Rubio, a U.S. citizen, credits U.S. immigration law for his decision to fight his son's suspension.
"You can't just walk in and become a citizen," he said. "They make you take this government test. I studied for that test, and I learned that in America, they can't punish you unless you violate a written policy."
Rubio said he remembered that lesson on Nov. 28, when he received a call from Endeavor Alternative saying his son had been suspended.
"So I went to the principal and said, 'My son, he's not suspended for fighting, right? He's not suspended for disrespecting anyone. He's suspended for speaking Spanish in the hall?' So I asked her to show me the written policy about that. But they didn't have" one.
Rubio then called the superintendent of the Turner Unified School District, which operates the school. The district immediately rescinded Zach's suspension, local media reported. The superintendent did not respond to several requests to comment for this article.
Since then, the issue of speaking Spanish in the hall has not been raised at the school, Zach said. "I know it would be, like, disruptive if I answered in Spanish in the classroom. I totally don't do that. But outside of class now, the teachers are like, 'Whatever.' "
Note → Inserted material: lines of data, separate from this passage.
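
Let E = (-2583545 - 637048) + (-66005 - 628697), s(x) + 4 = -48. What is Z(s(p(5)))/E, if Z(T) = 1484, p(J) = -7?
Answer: -1484/3915295 ≈ -0.00037903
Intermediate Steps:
s(x) = -52 (s(x) = -4 - 48 = -52)
E = -3915295 (E = -3220593 - 694702 = -3915295)
Z(s(p(5)))/E = 1484/(-3915295) = 1484*(-1/3915295) = -1484/3915295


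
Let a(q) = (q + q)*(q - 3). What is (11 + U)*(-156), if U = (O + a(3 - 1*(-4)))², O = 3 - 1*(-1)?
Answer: -563316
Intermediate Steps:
a(q) = 2*q*(-3 + q) (a(q) = (2*q)*(-3 + q) = 2*q*(-3 + q))
O = 4 (O = 3 + 1 = 4)
U = 3600 (U = (4 + 2*(3 - 1*(-4))*(-3 + (3 - 1*(-4))))² = (4 + 2*(3 + 4)*(-3 + (3 + 4)))² = (4 + 2*7*(-3 + 7))² = (4 + 2*7*4)² = (4 + 56)² = 60² = 3600)
(11 + U)*(-156) = (11 + 3600)*(-156) = 3611*(-156) = -563316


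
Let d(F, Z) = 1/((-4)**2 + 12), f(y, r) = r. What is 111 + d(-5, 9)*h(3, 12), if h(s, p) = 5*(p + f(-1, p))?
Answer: 807/7 ≈ 115.29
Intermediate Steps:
d(F, Z) = 1/28 (d(F, Z) = 1/(16 + 12) = 1/28)
h(s, p) = 10*p (h(s, p) = 5*(p + p) = 5*(2*p) = 10*p)
111 + d(-5, 9)*h(3, 12) = 111 + (10*12)/28 = 111 + (1/28)*120 = 111 + 30/7 = 807/7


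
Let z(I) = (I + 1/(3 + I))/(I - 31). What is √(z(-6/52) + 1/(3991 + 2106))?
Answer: 4*I*√2486957819073/73987095 ≈ 0.085259*I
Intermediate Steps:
z(I) = (I + 1/(3 + I))/(-31 + I)
√(z(-6/52) + 1/(3991 + 2106)) = √((1 + (-6/52)² + 3*(-6/52))/(-93 + (-6/52)² - (-168)/52) + 1/(3991 + 2106)) = √((1 + (-6*1/52)² + 3*(-6*1/52))/(-93 + (-6*1/52)² - (-168)/52) + 1/6097) = √((1 + (-3/26)² + 3*(-3/26))/(-93 + (-3/26)² - 28*(-3/26)) + 1/6097) = √((1 + 9/676 - 9/26)/(-93 + 9/676 + 42/13) + 1/6097) = √((451/676)/(-60675/676) + 1/6097) = √(-676/60675*451/676 + 1/6097) = √(-451/60675 + 1/6097) = √(-2689072/369935475) = 4*I*√2486957819073/73987095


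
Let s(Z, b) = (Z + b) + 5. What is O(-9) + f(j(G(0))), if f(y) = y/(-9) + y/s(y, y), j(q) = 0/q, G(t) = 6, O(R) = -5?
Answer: -5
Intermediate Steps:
s(Z, b) = 5 + Z + b
j(q) = 0
f(y) = -y/9 + y/(5 + 2*y) (f(y) = y/(-9) + y/(5 + y + y) = y*(-1/9) + y/(5 + 2*y) = -y/9 + y/(5 + 2*y))
O(-9) + f(j(G(0))) = -5 + (2/9)*0*(2 - 1*0)/(5 + 2*0) = -5 + (2/9)*0*(2 + 0)/(5 + 0) = -5 + (2/9)*0*2/5 = -5 + (2/9)*0*(1/5)*2 = -5 + 0 = -5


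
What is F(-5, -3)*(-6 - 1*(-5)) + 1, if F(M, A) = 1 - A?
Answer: -3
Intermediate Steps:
F(-5, -3)*(-6 - 1*(-5)) + 1 = (1 - 1*(-3))*(-6 - 1*(-5)) + 1 = (1 + 3)*(-6 + 5) + 1 = 4*(-1) + 1 = -4 + 1 = -3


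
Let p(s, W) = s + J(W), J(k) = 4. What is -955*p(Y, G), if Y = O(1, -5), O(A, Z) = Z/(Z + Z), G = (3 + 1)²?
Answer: -8595/2 ≈ -4297.5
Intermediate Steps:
G = 16 (G = 4² = 16)
O(A, Z) = ½ (O(A, Z) = Z/((2*Z)) = Z*(1/(2*Z)) = ½)
Y = ½ ≈ 0.50000
p(s, W) = 4 + s (p(s, W) = s + 4 = 4 + s)
-955*p(Y, G) = -955*(4 + ½) = -955*9/2 = -8595/2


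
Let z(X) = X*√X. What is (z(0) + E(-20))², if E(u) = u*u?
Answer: 160000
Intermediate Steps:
E(u) = u²
z(X) = X^(3/2)
(z(0) + E(-20))² = (0^(3/2) + (-20)²)² = (0 + 400)² = 400² = 160000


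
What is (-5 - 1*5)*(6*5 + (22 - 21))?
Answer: -310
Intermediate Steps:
(-5 - 1*5)*(6*5 + (22 - 21)) = (-5 - 5)*(30 + 1) = -10*31 = -310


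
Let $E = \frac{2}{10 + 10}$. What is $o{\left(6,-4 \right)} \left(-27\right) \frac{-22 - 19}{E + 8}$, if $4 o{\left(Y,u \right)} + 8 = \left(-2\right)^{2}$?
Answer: $- \frac{410}{3} \approx -136.67$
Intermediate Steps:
$o{\left(Y,u \right)} = -1$ ($o{\left(Y,u \right)} = -2 + \frac{\left(-2\right)^{2}}{4} = -2 + \frac{1}{4} \cdot 4 = -2 + 1 = -1$)
$E = \frac{1}{10}$ ($E = \frac{2}{20} = 2 \cdot \frac{1}{20} = \frac{1}{10} \approx 0.1$)
$o{\left(6,-4 \right)} \left(-27\right) \frac{-22 - 19}{E + 8} = \left(-1\right) \left(-27\right) \frac{-22 - 19}{\frac{1}{10} + 8} = 27 \left(- \frac{41}{\frac{81}{10}}\right) = 27 \left(\left(-41\right) \frac{10}{81}\right) = 27 \left(- \frac{410}{81}\right) = - \frac{410}{3}$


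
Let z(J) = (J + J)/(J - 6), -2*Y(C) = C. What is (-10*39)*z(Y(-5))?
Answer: 3900/7 ≈ 557.14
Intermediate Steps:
Y(C) = -C/2
z(J) = 2*J/(-6 + J) (z(J) = (2*J)/(-6 + J) = 2*J/(-6 + J))
(-10*39)*z(Y(-5)) = (-10*39)*(2*(-1/2*(-5))/(-6 - 1/2*(-5))) = -780*5/(2*(-6 + 5/2)) = -780*5/(2*(-7/2)) = -780*5*(-2)/(2*7) = -390*(-10/7) = 3900/7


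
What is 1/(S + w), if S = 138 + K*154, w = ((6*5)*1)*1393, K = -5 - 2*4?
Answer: 1/39926 ≈ 2.5046e-5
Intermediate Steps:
K = -13 (K = -5 - 8 = -13)
w = 41790 (w = (30*1)*1393 = 30*1393 = 41790)
S = -1864 (S = 138 - 13*154 = 138 - 2002 = -1864)
1/(S + w) = 1/(-1864 + 41790) = 1/39926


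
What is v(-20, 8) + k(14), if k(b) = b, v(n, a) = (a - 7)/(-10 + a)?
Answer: 27/2 ≈ 13.500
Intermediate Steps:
v(n, a) = (-7 + a)/(-10 + a)
v(-20, 8) + k(14) = (-7 + 8)/(-10 + 8) + 14 = 1/(-2) + 14 = -½*1 + 14 = -½ + 14 = 27/2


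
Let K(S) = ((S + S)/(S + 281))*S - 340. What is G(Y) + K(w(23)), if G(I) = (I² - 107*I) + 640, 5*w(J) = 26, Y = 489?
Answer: 1338687542/7155 ≈ 1.8710e+5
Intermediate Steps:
w(J) = 26/5 (w(J) = (⅕)*26 = 26/5)
G(I) = 640 + I² - 107*I
K(S) = -340 + 2*S²/(281 + S) (K(S) = ((2*S)/(281 + S))*S - 340 = (2*S/(281 + S))*S - 340 = 2*S²/(281 + S) - 340 = -340 + 2*S²/(281 + S))
G(Y) + K(w(23)) = (640 + 489² - 107*489) + 2*(-47770 + (26/5)² - 170*26/5)/(281 + 26/5) = (640 + 239121 - 52323) + 2*(-47770 + 676/25 - 884)/(1431/5) = 187438 + 2*(5/1431)*(-1215674/25) = 187438 - 2431348/7155 = 1338687542/7155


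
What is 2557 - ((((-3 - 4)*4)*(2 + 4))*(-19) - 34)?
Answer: -601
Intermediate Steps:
2557 - ((((-3 - 4)*4)*(2 + 4))*(-19) - 34) = 2557 - ((-7*4*6)*(-19) - 34) = 2557 - (-28*6*(-19) - 34) = 2557 - (-168*(-19) - 34) = 2557 - (3192 - 34) = 2557 - 1*3158 = 2557 - 3158 = -601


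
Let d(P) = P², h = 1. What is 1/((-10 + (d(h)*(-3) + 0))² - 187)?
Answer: -1/18 ≈ -0.055556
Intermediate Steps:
1/((-10 + (d(h)*(-3) + 0))² - 187) = 1/((-10 + (1²*(-3) + 0))² - 187) = 1/((-10 + (1*(-3) + 0))² - 187) = 1/((-10 + (-3 + 0))² - 187) = 1/((-10 - 3)² - 187) = 1/((-13)² - 187) = 1/(169 - 187) = 1/(-18) = -1/18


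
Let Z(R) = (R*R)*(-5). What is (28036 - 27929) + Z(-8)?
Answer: -213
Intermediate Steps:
Z(R) = -5*R² (Z(R) = R²*(-5) = -5*R²)
(28036 - 27929) + Z(-8) = (28036 - 27929) - 5*(-8)² = 107 - 5*64 = 107 - 320 = -213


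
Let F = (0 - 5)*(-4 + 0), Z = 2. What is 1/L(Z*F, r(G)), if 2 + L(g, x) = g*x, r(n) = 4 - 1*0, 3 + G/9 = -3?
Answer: 1/158 ≈ 0.0063291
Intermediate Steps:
G = -54 (G = -27 + 9*(-3) = -27 - 27 = -54)
F = 20 (F = -5*(-4) = 20)
r(n) = 4 (r(n) = 4 + 0 = 4)
L(g, x) = -2 + g*x
1/L(Z*F, r(G)) = 1/(-2 + (2*20)*4) = 1/(-2 + 40*4) = 1/(-2 + 160) = 1/158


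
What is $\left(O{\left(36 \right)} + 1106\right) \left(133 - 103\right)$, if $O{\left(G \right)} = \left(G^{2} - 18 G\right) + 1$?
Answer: $52650$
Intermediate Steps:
$O{\left(G \right)} = 1 + G^{2} - 18 G$
$\left(O{\left(36 \right)} + 1106\right) \left(133 - 103\right) = \left(\left(1 + 36^{2} - 648\right) + 1106\right) \left(133 - 103\right) = \left(\left(1 + 1296 - 648\right) + 1106\right) \left(133 - 103\right) = \left(649 + 1106\right) 30 = 1755 \cdot 30 = 52650$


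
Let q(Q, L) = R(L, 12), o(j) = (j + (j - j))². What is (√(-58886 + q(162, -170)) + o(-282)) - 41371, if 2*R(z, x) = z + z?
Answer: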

For Zach's father, and for the Hispanic organizations that have expressed concern, the suspension is not a closed case. "Obviously they've violated his civil rights," said Chuck Chionuma, a lawyer in Kansas City, Mo., who is representing the Rubio family. "We're studying what form of legal redress will correct the situation."
Said Rubio: "I'm mainly doing this for other Mexican families, where the legal status is kind of shaky and they are afraid to speak up. Punished for speaking Spanish? Somebody has to stand up and say: This is wrong."